Dazu kommt, dass Trennlinien zwischen Behauptungen, Unterstellungen und tatsächlichen politischen Ansichten verschwimmen. Sei es, weil Vertreter der Neuen Rechten sich auf mehrdeutige Provokationen gut verstehen, sei es, weil manche ihrer politischen Gegner zu schablonenhaft vorgehen.
Höcke selbst gibt nun mit der Veröffentlichung eines knapp 300 Seiten langen Protokolls eines Gespräches, das Sebastian Hennig mit ihm geführt hat ("Nie zweimal in denselben Fluss", Berlin 2018), die Gelegenheit, dass seinen Ansichten genau "auf den Zahn gefühlt" wird. Das soll im Folgenden geschehen.
Er trägt nicht nur seine politischen Auffassungen vor. Seine Ausführungen wollen nicht nur argumentieren und Stimmung machen. Sie verkörpern eine bestimmte Lebensart und subjektive Gestimmtheit. Von deren Durchsetzung in der ganzen deutschen Bevölkerung erwartet sich der AfD-Politiker Großes. Das Gesprächsprotokoll präsentiert die von Höcke gewollte politische und psychische Transformation in schonungsloser Offenheit.

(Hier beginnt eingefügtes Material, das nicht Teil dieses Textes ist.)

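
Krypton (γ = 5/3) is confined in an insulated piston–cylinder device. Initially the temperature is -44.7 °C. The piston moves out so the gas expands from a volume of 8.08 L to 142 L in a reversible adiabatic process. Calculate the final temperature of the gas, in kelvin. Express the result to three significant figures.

T₂ ≈ 33.8 K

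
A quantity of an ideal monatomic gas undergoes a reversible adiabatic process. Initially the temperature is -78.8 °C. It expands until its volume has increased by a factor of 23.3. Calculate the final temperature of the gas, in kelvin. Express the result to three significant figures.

T₂ ≈ 23.8 K

For a reversible adiabat TV^(γ−1) is constant, so T₂ = T₁ (V₁/V₂)^(γ−1).
For a monatomic ideal gas γ = 5/3, so γ−1 = 2/3.
T₁ = -78.8 °C = 194.3 K.
T₂ = 194.3 × (1/23.3)^(2/3) = 23.82 K.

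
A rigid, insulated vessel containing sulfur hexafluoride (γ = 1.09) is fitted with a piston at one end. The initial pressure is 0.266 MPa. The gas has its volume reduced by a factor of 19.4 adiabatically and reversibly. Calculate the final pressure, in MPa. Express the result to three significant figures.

P₂ ≈ 6.74 MPa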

Die Ablehnung des Grundgesetzes
Höcke hält faktisch wenig von Grund- und Menschenrechten sowie von Gewaltenteilung und Parlamentarismus. Für ihn sind "die westlichen Werte" "aufgeblasener Werteschaum" (S. 199). "Der Parteiengeist muss überwunden, die innere Einheit hergestellt werden", sagt er. (288) Schluss mit dem "westlich-dekadenten Liberalismus und der ausufernden Parteienherrschaft"! (285) An deren Stelle soll "eine fordernde und fördernde politische Elite, die unsere Volksgeister wieder weckt", treten. (286)

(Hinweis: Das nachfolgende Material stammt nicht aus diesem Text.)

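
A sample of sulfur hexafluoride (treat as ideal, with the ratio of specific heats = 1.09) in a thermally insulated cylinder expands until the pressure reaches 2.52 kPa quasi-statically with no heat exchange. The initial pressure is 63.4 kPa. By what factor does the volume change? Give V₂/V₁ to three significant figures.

From PV^γ = const, V₂/V₁ = (P₁/P₂)^(1/γ).
V₂/V₁ = (63.4/2.52)^(0.917) = 19.28.

V₂/V₁ ≈ 19.3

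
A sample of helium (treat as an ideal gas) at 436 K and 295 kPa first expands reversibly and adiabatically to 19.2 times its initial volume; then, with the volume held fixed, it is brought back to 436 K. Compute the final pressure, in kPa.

For a monatomic ideal gas γ = 5/3.
Adiabatic step (PV^γ = const): P₂ = 295×(1/19.2)^(5/3) = 2.143 kPa; T₂ = 436×(1/19.2)^(2/3) = 60.81 K.
Isochoric: P₃ = P₂(T₃/T₂) = 2.143 × (436/60.81) = 15.36 kPa.

P₃ ≈ 15.4 kPa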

Mit Machiavelli bezweifelt er, dass "ein Volk überhaupt in der Lage ist, sich selbst aus dem Sumpf wieder herauszuziehen". (286) "Es braucht eine starke Persönlichkeit und eine feste Hand an langer Leine, um die zentrifugalen Kräfte zu bändigen und zu einer politischen Stoßkraft zu bündeln." (231)
Bei dieser Aussage handelt es sich um eine Kompromissbildung zwischen Höckes Votum für "die feste Hand" und dem Versuch, das Plädoyer für die autoritäre Lösung nicht als ganz so hart erscheinen zu lassen, wie es faktisch ist. Herauskommen tut die unfreiwillig komische Formulierung von der "festen Hand an langer Leine".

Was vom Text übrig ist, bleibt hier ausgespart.